In town, I noticed signs pointing to the NG Armory, so I had to check it out.  Sure enough, I found Southern Pines National Guard Armory to be another early model, with the now-familiar distinctive lettering on the sign. 

From Southern Pines, my final objective of the day was just to drive as close as practical to Winston-Salem.  I ended up in Kernersburg, a suburb on the west side of Greensboro.  This was the longest driving day of this trip, covering 434 miles in just over 11 hours.

Sunday, 7 May 2006

From Kernersburg, I drove a few miles west to the southeast edge of Winston-Salem, and was greeted by the imposing concrete tower, with its distinctive finish, for the AN/FPS-24 radar at Winston-Salem Air Force Station (3307, ZDKN), 36-02-42, 80-08-07.  Part of the former radar site, used from 1955 to 1970, is a public park, and part of it is the property of ACRA.  The recreation building and other buildings still stand, including a dormitory and several metal buildings

The Winston-Salem Housing Annex sits just across the road from the station, and the homes are lived in and well-maintained. 

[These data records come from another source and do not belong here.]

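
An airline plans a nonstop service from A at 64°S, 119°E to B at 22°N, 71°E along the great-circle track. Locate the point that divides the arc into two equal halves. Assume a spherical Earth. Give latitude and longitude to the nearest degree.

≈ 23°S, 86°E

From cos δ = sin φ₁ sin φ₂ + cos φ₁ cos φ₂ cos Δλ, the central angle is δ ≈ 1.636 rad (93.7°).
Interpolate at f = 1/2 with slerp weights a = sin((1−f)δ)/sin δ ≈ 0.731, b = sin(fδ)/sin δ ≈ 0.731.
p = a·p₁ + b·p₂ ≈ (0.065, 0.921, -0.383); φ = arcsin(p_z) ≈ -22.54°, λ = atan2(p_y, p_x) ≈ 85.94°.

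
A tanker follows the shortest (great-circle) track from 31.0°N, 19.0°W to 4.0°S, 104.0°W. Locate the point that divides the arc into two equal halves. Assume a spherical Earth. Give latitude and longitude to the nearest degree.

Write both endpoints as unit vectors p₁, p₂ with components (cos φ cos λ, cos φ sin λ, sin φ).
The central angle between the endpoints is δ = arccos(p₁·p₂) ≈ 1.532 rad (87.8°).
Interpolate at f = 1/2 with slerp weights a = sin((1−f)δ)/sin δ ≈ 0.694, b = sin(fδ)/sin δ ≈ 0.694.
p = a·p₁ + b·p₂ ≈ (0.395, -0.865, 0.309); φ = arcsin(p_z) ≈ 18.00°, λ = atan2(p_y, p_x) ≈ -65.47°.

≈ 18°N, 65°W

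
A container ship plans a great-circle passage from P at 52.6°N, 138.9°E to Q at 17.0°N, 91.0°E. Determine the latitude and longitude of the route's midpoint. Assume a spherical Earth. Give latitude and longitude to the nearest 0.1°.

≈ 37.1°N, 109.3°E

Convert each endpoint to a unit vector on the sphere (x = cos φ cos λ, y = cos φ sin λ, z = sin φ).
The central angle between the endpoints is δ = arccos(p₁·p₂) ≈ 0.900 rad (51.6°).
Interpolate at f = 1/2 with slerp weights a = sin((1−f)δ)/sin δ ≈ 0.555, b = sin(fδ)/sin δ ≈ 0.555.
p = a·p₁ + b·p₂ ≈ (-0.263, 0.753, 0.603); φ = arcsin(p_z) ≈ 37.12°, λ = atan2(p_y, p_x) ≈ 109.29°.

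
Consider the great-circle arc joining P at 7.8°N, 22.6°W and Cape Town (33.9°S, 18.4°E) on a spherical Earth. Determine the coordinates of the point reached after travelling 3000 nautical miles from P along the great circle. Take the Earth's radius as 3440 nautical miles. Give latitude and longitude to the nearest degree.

Write both endpoints as unit vectors p₁, p₂ with components (cos φ cos λ, cos φ sin λ, sin φ).
The central angle between the endpoints is δ = arccos(p₁·p₂) ≈ 0.994 rad (57.0°). The total great-circle distance is δ·R ≈ 0.994 × 3440 ≈ 3421 nmi, so the target fraction is f = 3000/3421 ≈ 0.877.
Interpolate at f ≈ 0.877 with slerp weights a = sin((1−f)δ)/sin δ ≈ 0.146, b = sin(fδ)/sin δ ≈ 0.913.
p = a·p₁ + b·p₂ ≈ (0.852, 0.184, -0.490); φ = arcsin(p_z) ≈ -29.31°, λ = atan2(p_y, p_x) ≈ 12.17°.

≈ 29°S, 12°E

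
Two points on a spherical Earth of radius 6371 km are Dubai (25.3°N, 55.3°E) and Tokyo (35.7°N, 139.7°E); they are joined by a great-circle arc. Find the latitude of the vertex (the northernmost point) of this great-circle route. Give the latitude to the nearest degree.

The great circle lies in the plane with unit normal n̂ = (p₁ × p₂)/|p₁ × p₂|.
Here n̂_z ≈ +0.772; the vertex latitude is φ_max = arccos|n̂_z| ≈ 39.5°.
Check via Clairaut: cos φ_max = |cos φ₁| · sin C = cos(25.3°)·sin(58.6°) ≈ 0.772, again giving ≈ 39.5°.

≈ 40°N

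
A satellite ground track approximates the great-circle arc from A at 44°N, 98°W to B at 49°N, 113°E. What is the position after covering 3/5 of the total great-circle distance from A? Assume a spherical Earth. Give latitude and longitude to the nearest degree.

Convert each endpoint to a unit vector on the sphere (x = cos φ cos λ, y = cos φ sin λ, z = sin φ).
The central angle between the endpoints is δ = arccos(p₁·p₂) ≈ 1.451 rad (83.1°).
Interpolate at f = 3/5 with slerp weights a = sin((1−f)δ)/sin δ ≈ 0.552, b = sin(fδ)/sin δ ≈ 0.770.
p = a·p₁ + b·p₂ ≈ (-0.253, 0.072, 0.965); φ = arcsin(p_z) ≈ 74.77°, λ = atan2(p_y, p_x) ≈ 164.16°.

≈ 75°N, 164°E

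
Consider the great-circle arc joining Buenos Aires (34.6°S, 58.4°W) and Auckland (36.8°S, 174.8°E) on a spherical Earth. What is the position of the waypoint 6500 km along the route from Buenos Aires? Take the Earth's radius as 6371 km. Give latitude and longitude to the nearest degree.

≈ 57°S, 142°W

Convert each endpoint to a unit vector on the sphere (x = cos φ cos λ, y = cos φ sin λ, z = sin φ).
The central angle between the endpoints is δ = arccos(p₁·p₂) ≈ 1.625 rad (93.1°). The total great-circle distance is δ·R ≈ 1.625 × 6371 ≈ 10356 km, so the target fraction is f = 6500/10356 ≈ 0.628.
Interpolate at f ≈ 0.628 with slerp weights a = sin((1−f)δ)/sin δ ≈ 0.570, b = sin(fδ)/sin δ ≈ 0.854.
p = a·p₁ + b·p₂ ≈ (-0.435, -0.338, -0.835); φ = arcsin(p_z) ≈ -56.60°, λ = atan2(p_y, p_x) ≈ -142.18°.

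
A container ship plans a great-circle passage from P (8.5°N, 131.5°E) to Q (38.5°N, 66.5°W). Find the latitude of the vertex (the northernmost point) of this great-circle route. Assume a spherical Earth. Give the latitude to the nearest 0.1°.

≈ 71.8°N

The great circle lies in the plane with unit normal n̂ = (p₁ × p₂)/|p₁ × p₂|.
Here n̂_z ≈ +0.313; the vertex latitude is φ_max = arccos|n̂_z| ≈ 71.8°.
Check via Clairaut: cos φ_max = |cos φ₁| · sin C = cos(8.5°)·sin(18.4°) ≈ 0.313, again giving ≈ 71.8°.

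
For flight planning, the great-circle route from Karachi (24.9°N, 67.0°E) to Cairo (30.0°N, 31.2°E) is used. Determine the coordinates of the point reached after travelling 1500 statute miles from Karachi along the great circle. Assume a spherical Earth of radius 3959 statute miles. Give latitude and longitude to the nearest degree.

≈ (29°N, 43°E)

Convert each endpoint to a unit vector on the sphere (x = cos φ cos λ, y = cos φ sin λ, z = sin φ).
The central angle between the endpoints is δ = arccos(p₁·p₂) ≈ 0.559 rad (32.0°). The total great-circle distance is δ·R ≈ 0.559 × 3959 ≈ 2214 mi, so the target fraction is f = 1500/2214 ≈ 0.677.
Interpolate at f ≈ 0.677 with slerp weights a = sin((1−f)δ)/sin δ ≈ 0.338, b = sin(fδ)/sin δ ≈ 0.697.
p = a·p₁ + b·p₂ ≈ (0.636, 0.595, 0.491); φ = arcsin(p_z) ≈ 29.40°, λ = atan2(p_y, p_x) ≈ 43.09°.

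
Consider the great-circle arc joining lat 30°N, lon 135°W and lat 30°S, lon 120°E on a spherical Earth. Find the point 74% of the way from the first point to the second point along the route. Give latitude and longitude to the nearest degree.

Write both endpoints as unit vectors p₁, p₂ with components (cos φ cos λ, cos φ sin λ, sin φ).
The central angle between the endpoints is δ = arccos(p₁·p₂) ≈ 2.031 rad (116.4°).
Interpolate at f = 0.74 with slerp weights a = sin((1−f)δ)/sin δ ≈ 0.562, b = sin(fδ)/sin δ ≈ 1.114.
p = a·p₁ + b·p₂ ≈ (-0.827, 0.491, -0.276); φ = arcsin(p_z) ≈ -16.00°, λ = atan2(p_y, p_x) ≈ 149.30°.

≈ lat 16°S, lon 149°E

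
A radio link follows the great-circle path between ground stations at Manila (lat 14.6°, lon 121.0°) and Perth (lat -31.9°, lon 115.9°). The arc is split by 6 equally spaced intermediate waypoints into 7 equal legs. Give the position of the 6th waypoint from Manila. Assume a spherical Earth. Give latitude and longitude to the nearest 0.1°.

≈ lat -25.3°, lon 116.8°

Write both endpoints as unit vectors p₁, p₂ with components (cos φ cos λ, cos φ sin λ, sin φ).
The central angle between the endpoints is δ = arccos(p₁·p₂) ≈ 0.816 rad (46.8°).
Interpolate at f = 6/7 with slerp weights a = sin((1−f)δ)/sin δ ≈ 0.160, b = sin(fδ)/sin δ ≈ 0.884.
p = a·p₁ + b·p₂ ≈ (-0.407, 0.807, -0.427); φ = arcsin(p_z) ≈ -25.26°, λ = atan2(p_y, p_x) ≈ 116.77°.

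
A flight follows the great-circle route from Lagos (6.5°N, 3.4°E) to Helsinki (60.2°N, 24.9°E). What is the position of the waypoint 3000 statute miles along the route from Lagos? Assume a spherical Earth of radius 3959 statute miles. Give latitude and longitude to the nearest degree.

≈ (48°N, 17°E)

Write both endpoints as unit vectors p₁, p₂ with components (cos φ cos λ, cos φ sin λ, sin φ).
The central angle between the endpoints is δ = arccos(p₁·p₂) ≈ 0.979 rad (56.1°). The total great-circle distance is δ·R ≈ 0.979 × 3959 ≈ 3877 mi, so the target fraction is f = 3000/3877 ≈ 0.774.
Interpolate at f ≈ 0.774 with slerp weights a = sin((1−f)δ)/sin δ ≈ 0.265, b = sin(fδ)/sin δ ≈ 0.828.
p = a·p₁ + b·p₂ ≈ (0.636, 0.189, 0.748); φ = arcsin(p_z) ≈ 48.46°, λ = atan2(p_y, p_x) ≈ 16.54°.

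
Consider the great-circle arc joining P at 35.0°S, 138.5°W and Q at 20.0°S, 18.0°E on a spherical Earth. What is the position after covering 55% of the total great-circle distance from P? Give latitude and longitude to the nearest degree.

Convert each endpoint to a unit vector on the sphere (x = cos φ cos λ, y = cos φ sin λ, z = sin φ).
The central angle between the endpoints is δ = arccos(p₁·p₂) ≈ 2.106 rad (120.6°).
Interpolate at f = 0.55 with slerp weights a = sin((1−f)δ)/sin δ ≈ 0.944, b = sin(fδ)/sin δ ≈ 1.065.
p = a·p₁ + b·p₂ ≈ (0.373, -0.203, -0.906); φ = arcsin(p_z) ≈ -64.89°, λ = atan2(p_y, p_x) ≈ -28.60°.

≈ 65°S, 29°W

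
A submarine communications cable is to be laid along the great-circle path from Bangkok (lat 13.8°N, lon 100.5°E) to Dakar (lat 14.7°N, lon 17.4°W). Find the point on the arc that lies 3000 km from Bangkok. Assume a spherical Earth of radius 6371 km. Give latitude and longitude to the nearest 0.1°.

≈ lat 22.4°N, lon 73.5°E

Write both endpoints as unit vectors p₁, p₂ with components (cos φ cos λ, cos φ sin λ, sin φ).
The central angle between the endpoints is δ = arccos(p₁·p₂) ≈ 1.960 rad (112.3°). The total great-circle distance is δ·R ≈ 1.960 × 6371 ≈ 12484 km, so the target fraction is f = 3000/12484 ≈ 0.240.
Interpolate at f ≈ 0.240 with slerp weights a = sin((1−f)δ)/sin δ ≈ 1.077, b = sin(fδ)/sin δ ≈ 0.490.
p = a·p₁ + b·p₂ ≈ (0.262, 0.887, 0.381); φ = arcsin(p_z) ≈ 22.41°, λ = atan2(p_y, p_x) ≈ 73.54°.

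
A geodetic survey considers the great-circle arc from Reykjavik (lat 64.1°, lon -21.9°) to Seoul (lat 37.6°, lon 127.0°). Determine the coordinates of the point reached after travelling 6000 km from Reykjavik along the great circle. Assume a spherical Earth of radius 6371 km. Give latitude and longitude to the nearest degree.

≈ lat 58°, lon 118°

Convert each endpoint to a unit vector on the sphere (x = cos φ cos λ, y = cos φ sin λ, z = sin φ).
The central angle between the endpoints is δ = arccos(p₁·p₂) ≈ 1.316 rad (75.4°). The total great-circle distance is δ·R ≈ 1.316 × 6371 ≈ 8381 km, so the target fraction is f = 6000/8381 ≈ 0.716.
Interpolate at f ≈ 0.716 with slerp weights a = sin((1−f)δ)/sin δ ≈ 0.377, b = sin(fδ)/sin δ ≈ 0.836.
p = a·p₁ + b·p₂ ≈ (-0.246, 0.467, 0.849); φ = arcsin(p_z) ≈ 58.14°, λ = atan2(p_y, p_x) ≈ 117.72°.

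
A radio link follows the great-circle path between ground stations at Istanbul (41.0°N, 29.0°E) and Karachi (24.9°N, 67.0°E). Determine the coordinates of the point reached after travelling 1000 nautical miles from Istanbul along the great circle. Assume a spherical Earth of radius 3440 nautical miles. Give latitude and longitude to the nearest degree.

≈ (35°N, 49°E)

Convert each endpoint to a unit vector on the sphere (x = cos φ cos λ, y = cos φ sin λ, z = sin φ).
The central angle between the endpoints is δ = arccos(p₁·p₂) ≈ 0.617 rad (35.3°). The total great-circle distance is δ·R ≈ 0.617 × 3440 ≈ 2122 nmi, so the target fraction is f = 1000/2122 ≈ 0.471.
Interpolate at f ≈ 0.471 with slerp weights a = sin((1−f)δ)/sin δ ≈ 0.554, b = sin(fδ)/sin δ ≈ 0.495.
p = a·p₁ + b·p₂ ≈ (0.541, 0.616, 0.572); φ = arcsin(p_z) ≈ 34.89°, λ = atan2(p_y, p_x) ≈ 48.71°.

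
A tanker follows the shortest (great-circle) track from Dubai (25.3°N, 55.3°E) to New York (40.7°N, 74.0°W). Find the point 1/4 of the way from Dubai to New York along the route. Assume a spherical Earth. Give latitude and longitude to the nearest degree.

Write both endpoints as unit vectors p₁, p₂ with components (cos φ cos λ, cos φ sin λ, sin φ).
The central angle between the endpoints is δ = arccos(p₁·p₂) ≈ 1.727 rad (98.9°).
Interpolate at f = 1/4 with slerp weights a = sin((1−f)δ)/sin δ ≈ 0.974, b = sin(fδ)/sin δ ≈ 0.424.
p = a·p₁ + b·p₂ ≈ (0.590, 0.415, 0.693); φ = arcsin(p_z) ≈ 43.83°, λ = atan2(p_y, p_x) ≈ 35.15°.

≈ (44°N, 35°E)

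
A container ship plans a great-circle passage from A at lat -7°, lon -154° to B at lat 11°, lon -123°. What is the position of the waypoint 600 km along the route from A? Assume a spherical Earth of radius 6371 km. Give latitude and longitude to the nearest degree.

The haversine formula gives a central angle δ ≈ 0.623 rad (35.7°) between the endpoints. The total great-circle distance is δ·R ≈ 0.623 × 6371 ≈ 3972 km, so the target fraction is f = 600/3972 ≈ 0.151.
Interpolate at f ≈ 0.151 with slerp weights a = sin((1−f)δ)/sin δ ≈ 0.865, b = sin(fδ)/sin δ ≈ 0.161.
p = a·p₁ + b·p₂ ≈ (-0.858, -0.509, -0.075); φ = arcsin(p_z) ≈ -4.28°, λ = atan2(p_y, p_x) ≈ -149.32°.

≈ lat -4°, lon -149°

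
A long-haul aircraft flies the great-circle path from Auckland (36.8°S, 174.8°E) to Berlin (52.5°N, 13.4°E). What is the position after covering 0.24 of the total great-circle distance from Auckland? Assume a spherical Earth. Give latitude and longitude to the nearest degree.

≈ 3°S, 155°E

Write both endpoints as unit vectors p₁, p₂ with components (cos φ cos λ, cos φ sin λ, sin φ).
The central angle between the endpoints is δ = arccos(p₁·p₂) ≈ 2.785 rad (159.6°).
Interpolate at f = 0.24 with slerp weights a = sin((1−f)δ)/sin δ ≈ 2.451, b = sin(fδ)/sin δ ≈ 1.777.
p = a·p₁ + b·p₂ ≈ (-0.902, 0.429, -0.058); φ = arcsin(p_z) ≈ -3.32°, λ = atan2(p_y, p_x) ≈ 154.58°.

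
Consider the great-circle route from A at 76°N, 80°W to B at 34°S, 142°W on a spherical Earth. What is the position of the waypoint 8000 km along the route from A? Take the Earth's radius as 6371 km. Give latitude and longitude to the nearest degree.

≈ 10°N, 132°W

Write both endpoints as unit vectors p₁, p₂ with components (cos φ cos λ, cos φ sin λ, sin φ).
The central angle between the endpoints is δ = arccos(p₁·p₂) ≈ 2.036 rad (116.6°). The total great-circle distance is δ·R ≈ 2.036 × 6371 ≈ 12970 km, so the target fraction is f = 8000/12970 ≈ 0.617.
Interpolate at f ≈ 0.617 with slerp weights a = sin((1−f)δ)/sin δ ≈ 0.787, b = sin(fδ)/sin δ ≈ 1.064.
p = a·p₁ + b·p₂ ≈ (-0.662, -0.730, 0.169); φ = arcsin(p_z) ≈ 9.71°, λ = atan2(p_y, p_x) ≈ -132.18°.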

Just a few blocks away I found the former GATR site, Winston-Salem Communications Annex, now county property.

The current Smith-Reynolds Field (INT), 36-07-30, 80-13-00.  This airport in the north part of Winston-Salem was built just before W.W.II and was used by the AAF as a "safety flight control station" during that conflict.  I paid a quick visit in the rain, and the 1941 terminal building was the only structure I saw that looked to be wartime vintage.  The terminal has been upgraded and modified over the years, but the distinctive lines of the WPA Art Deco style remain. 

I was not so fortunate at Greensboro's High Point Airport, 36-05-30, 79-56-30, now called Piedmont Triad International Airport (GSO).  It was raining harder, and I saw nothing of historical interest.  In fact, the only photo I took was of some geese crossing the road.  Air Transport Command and AAF Technical Training Command used this field during W.W.II, and it was also an outlying field for the Navy.

Continuing my drive to the east, I wandered into the northern part of Burlington, seeking the former Fairchild Aircraft plant at 36-05-52, 79-24-29.  The plant is hemmed in on all sides by industrial and residential areas, so photographing the large plant buildings was difficult.  A rayon plant before the war, this became a Defense Plant Corporation property during W.W.II.  As Plancor 506, Fairchild Engine & Airplane first produced aircraft here, then Firestone Tire & Rubber produced guns.  Sometime after W.W.II, this became the Tarheel Army Missile Plant.  The Western Electric Company operated the plant to produce Nike Ajax and Hercules missiles. 

Just across the road from the plant, I saw my third armory of the weekend.  Yup, Burlington National Guard Armory was also sporting the Art Deco font on its front sign.